Senior Site Reliability Incident Analyst at Waddle

Reliability, Permanent, Melbourne, AU melbourne analytics full-time
Description
Posted 2 days ago

Xero is a beautiful, easy-to-use platform that helps small businesses and their accounting and bookkeeping advisors grow and thrive. 

At Xero, our purpose is to make life better for people in small business, their advisors, and communities around the world. This purpose sits at the centre of everything we do. We support our people to do the best work of their lives so that they can help small businesses succeed through better tools, information and connections. Because when they succeed they make a difference, and when millions of small businesses are making a difference, the world is a more beautiful place.


How you’ll make an impact 
You will be a trusted advisor to engineering teams and engineering leadership, helping them gain deeper insights into the production operations of their systems through data, insights and deeper analysis of incidents. You will enable improvement of reliability and resilience of Xero’s services through cultivating a deeper understanding of incidents and operational surprises. You will collaborate with stakeholders across Xero to enhance situational awareness of production operations and enable learnings from incidents. 
You will be able to frame up the questions and needs to answer, identify critical data points and apply methods to produce incident reporting which provides clear, meaningful insights. You will produce compelling narrative descriptions of incidents and surprising events with the purpose of maximising post incident learning. 

What you’ll do

  • We make it beautiful: Develop, deliver and enhance incident reporting for consumption at all levels of the Xero and provide recommendations and enhancements to existing processes.
  • We make it happen: Conduct routine and ad hoc analysis of incidents with the purpose of enabling  learning from incidents to provide recommendations, improvements and lead enhancements. 
  • We make it human: Collaborate with relevant stakeholders to automate and dashboard incident data and insights where possible. Share expertise in knowledge of human factors, safety science and resilience engineering with the ability to produce compelling narrative descriptions of incidents and operational surprises that encourage learning and engagement.
  • We make it together: Collaborate with teams across Xero to improve the quality and usability of data supported by excellent written and verbal communication skills for communicating technical concepts to technical and business stakeholders
  • About you

  • Demonstrate knowledge, skills and expertise  as a software, platform or site reliability engineer, or similar, and strong exposure to incident analysis with knowledge in safety-related incident investigations
  • Demonstrated learnings and confidence  in influencing and advocating on the topics of systems reliability engineering, incident learning and safety culture
  • Skilled in delivering data and analytics in the form of visualisations, interactive dashboards and reports with data, trends, and producing recommendations for stakeholders with a solid foundational knowledge of techniques for data , particularly qualitative. 
  • Collaborating with stakeholders at all levels Xero, to create strong connections and opportunities to make it together. 
  • Expertise in complex distributed systems environment working with large, diverse and disparate data sources and data sets delivering analytics and reporting to stakeholders and providing recommendations and enhancements
  • Technical proficiency in modern enterprise analytics platforms, such as MicroStrategy, Microsoft SQL and proficiency in Python or R with any of the following technologies a plus; Mixpanel, Google Analytics, New Relic
  • Recruitment assessment and selection process for this specific position at Xero.

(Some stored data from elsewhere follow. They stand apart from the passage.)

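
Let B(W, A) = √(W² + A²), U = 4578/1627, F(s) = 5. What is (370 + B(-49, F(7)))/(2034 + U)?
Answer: 300995/1656948 + 1627*√2426/3313896 ≈ 0.20584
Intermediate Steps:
U = 4578/1627 (U = 4578*(1/1627) = 4578/1627 ≈ 2.8138)
B(W, A) = √(A² + W²)
(370 + B(-49, F(7)))/(2034 + U) = (370 + √(5² + (-49)²))/(2034 + 4578/1627) = (370 + √(25 + 2401))/(3313896/1627) = (370 + √2426)*(1627/3313896) = 300995/1656948 + 1627*√2426/3313896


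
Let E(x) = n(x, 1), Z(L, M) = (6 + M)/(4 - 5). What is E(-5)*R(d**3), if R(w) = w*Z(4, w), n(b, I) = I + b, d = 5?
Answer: 65500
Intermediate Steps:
Z(L, M) = -6 - M (Z(L, M) = (6 + M)/(-1) = (6 + M)*(-1) = -6 - M)
R(w) = w*(-6 - w)
E(x) = 1 + x
E(-5)*R(d**3) = (1 - 5)*(-1*5**3*(6 + 5**3)) = -(-4)*125*(6 + 125) = -(-4)*125*131 = -4*(-16375) = 65500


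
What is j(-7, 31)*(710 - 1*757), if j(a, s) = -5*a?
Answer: -1645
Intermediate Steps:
j(-7, 31)*(710 - 1*757) = (-5*(-7))*(710 - 1*757) = 35*(710 - 757) = 35*(-47) = -1645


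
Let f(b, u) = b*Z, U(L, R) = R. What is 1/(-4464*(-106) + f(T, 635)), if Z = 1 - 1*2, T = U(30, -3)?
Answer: 1/473187 ≈ 2.1133e-6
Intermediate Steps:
T = -3
Z = -1 (Z = 1 - 2 = -1)
f(b, u) = -b (f(b, u) = b*(-1) = -b)
1/(-4464*(-106) + f(T, 635)) = 1/(-4464*(-106) - 1*(-3)) = 1/(473184 + 3) = 1/473187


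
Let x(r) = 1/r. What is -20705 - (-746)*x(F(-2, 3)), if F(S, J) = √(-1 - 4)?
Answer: -20705 - 746*I*√5/5 ≈ -20705.0 - 333.62*I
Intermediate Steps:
F(S, J) = I*√5 (F(S, J) = √(-5) = I*√5)
x(r) = 1/r
-20705 - (-746)*x(F(-2, 3)) = -20705 - (-746)/(I*√5) = -20705 - (-746)*(-I*√5/5) = -20705 - 746*I*√5/5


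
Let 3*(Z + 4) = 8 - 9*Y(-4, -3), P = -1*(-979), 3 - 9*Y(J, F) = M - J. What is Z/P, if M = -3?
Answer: -2/979 ≈ -0.0020429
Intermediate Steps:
Y(J, F) = 2/3 + J/9 (Y(J, F) = 1/3 - (-3 - J)/9 = 1/3 + (1/3 + J/9) = 2/3 + J/9)
P = 979
Z = -2 (Z = -4 + (8 - 9*(2/3 + (1/9)*(-4)))/3 = -4 + (8 - 9*(2/3 - 4/9))/3 = -4 + (8 - 9*2/9)/3 = -4 + (8 - 2)/3 = -4 + (1/3)*6 = -4 + 2 = -2)
Z/P = -2/979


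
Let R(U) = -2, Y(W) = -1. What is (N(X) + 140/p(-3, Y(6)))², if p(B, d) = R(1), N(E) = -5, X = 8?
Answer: 5625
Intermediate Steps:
p(B, d) = -2
(N(X) + 140/p(-3, Y(6)))² = (-5 + 140/(-2))² = (-5 + 140*(-½))² = (-5 - 70)² = (-75)² = 5625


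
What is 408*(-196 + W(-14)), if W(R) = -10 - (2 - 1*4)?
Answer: -83232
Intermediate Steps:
W(R) = -8 (W(R) = -10 - (2 - 4) = -10 - 1*(-2) = -10 + 2 = -8)
408*(-196 + W(-14)) = 408*(-196 - 8) = 408*(-204) = -83232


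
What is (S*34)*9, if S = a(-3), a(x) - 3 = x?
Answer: 0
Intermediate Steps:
a(x) = 3 + x
S = 0 (S = 3 - 3 = 0)
(S*34)*9 = (0*34)*9 = 0*9 = 0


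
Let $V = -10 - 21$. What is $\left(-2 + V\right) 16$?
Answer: $-528$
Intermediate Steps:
$V = -31$ ($V = -10 - 21 = -31$)
$\left(-2 + V\right) 16 = \left(-2 - 31\right) 16 = \left(-33\right) 16 = -528$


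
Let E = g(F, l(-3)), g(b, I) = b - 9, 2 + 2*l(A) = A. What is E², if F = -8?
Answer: 289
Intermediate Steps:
l(A) = -1 + A/2
g(b, I) = -9 + b
E = -17 (E = -9 - 8 = -17)
E² = (-17)² = 289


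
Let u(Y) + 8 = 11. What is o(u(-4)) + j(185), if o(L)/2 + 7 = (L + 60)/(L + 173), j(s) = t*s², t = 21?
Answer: 63246631/88 ≈ 7.1871e+5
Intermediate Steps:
u(Y) = 3 (u(Y) = -8 + 11 = 3)
j(s) = 21*s²
o(L) = -14 + 2*(60 + L)/(173 + L) (o(L) = -14 + 2*((L + 60)/(L + 173)) = -14 + 2*((60 + L)/(173 + L)) = -14 + 2*(60 + L)/(173 + L))
o(u(-4)) + j(185) = 2*(-1151 - 6*3)/(173 + 3) + 21*185² = 2*(-1151 - 18)/176 + 21*34225 = 2*(1/176)*(-1169) + 718725 = -1169/88 + 718725 = 63246631/88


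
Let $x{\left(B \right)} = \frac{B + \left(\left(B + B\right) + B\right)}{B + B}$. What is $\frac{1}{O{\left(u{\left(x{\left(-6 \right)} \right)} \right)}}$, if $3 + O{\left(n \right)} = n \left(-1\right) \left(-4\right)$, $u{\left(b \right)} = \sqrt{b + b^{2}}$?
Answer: $\frac{1}{29} + \frac{4 \sqrt{6}}{87} \approx 0.1471$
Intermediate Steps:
$x{\left(B \right)} = 2$ ($x{\left(B \right)} = \frac{B + \left(2 B + B\right)}{2 B} = \left(B + 3 B\right) \frac{1}{2 B} = 4 B \frac{1}{2 B} = 2$)
$O{\left(n \right)} = -3 + 4 n$ ($O{\left(n \right)} = -3 + n \left(-1\right) \left(-4\right) = -3 + - n \left(-4\right) = -3 + 4 n$)
$\frac{1}{O{\left(u{\left(x{\left(-6 \right)} \right)} \right)}} = \frac{1}{-3 + 4 \sqrt{2 \left(1 + 2\right)}} = \frac{1}{-3 + 4 \sqrt{2 \cdot 3}} = \frac{1}{-3 + 4 \sqrt{6}}$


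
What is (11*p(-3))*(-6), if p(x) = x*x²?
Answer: 1782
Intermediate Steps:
p(x) = x³
(11*p(-3))*(-6) = (11*(-3)³)*(-6) = (11*(-27))*(-6) = -297*(-6) = 1782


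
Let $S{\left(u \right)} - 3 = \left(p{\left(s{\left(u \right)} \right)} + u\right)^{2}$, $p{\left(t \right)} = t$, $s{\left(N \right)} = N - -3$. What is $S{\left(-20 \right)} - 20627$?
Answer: $-19255$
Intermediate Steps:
$s{\left(N \right)} = 3 + N$ ($s{\left(N \right)} = N + 3 = 3 + N$)
$S{\left(u \right)} = 3 + \left(3 + 2 u\right)^{2}$ ($S{\left(u \right)} = 3 + \left(\left(3 + u\right) + u\right)^{2} = 3 + \left(3 + 2 u\right)^{2}$)
$S{\left(-20 \right)} - 20627 = \left(3 + \left(3 + 2 \left(-20\right)\right)^{2}\right) - 20627 = \left(3 + \left(3 - 40\right)^{2}\right) - 20627 = \left(3 + \left(-37\right)^{2}\right) - 20627 = \left(3 + 1369\right) - 20627 = 1372 - 20627 = -19255$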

  • 30 minute video call with Talent Specialist to align on suitability to progress/shortlist for formal interview
  • 60 minute technical assessment to with hiring manager
  • 60 Minute Interview with SRE Team for you to share a relevant technical example of a Site Reliability incident and your role in this. 
  • 30 Minute final interview with key non technical stakeholder.
  • Why Xero? 
    Offering very generous paid leave to use however you’d like (plus statutory holidays!), dedicated paid leave to care for your physical and mental wellbeing as well as an Employee Assistance Program to access mental health care for you and your family, health insurance, life insurance, and income protection, wellbeing and sports programmes, employee resource groups, 26 weeks of paid parental leave for primary caregivers, an Employee Share Plan, beautiful offices, flexible working, career development, and many other benefits that reflect our human value, you’ll do the best work of your life at Xero.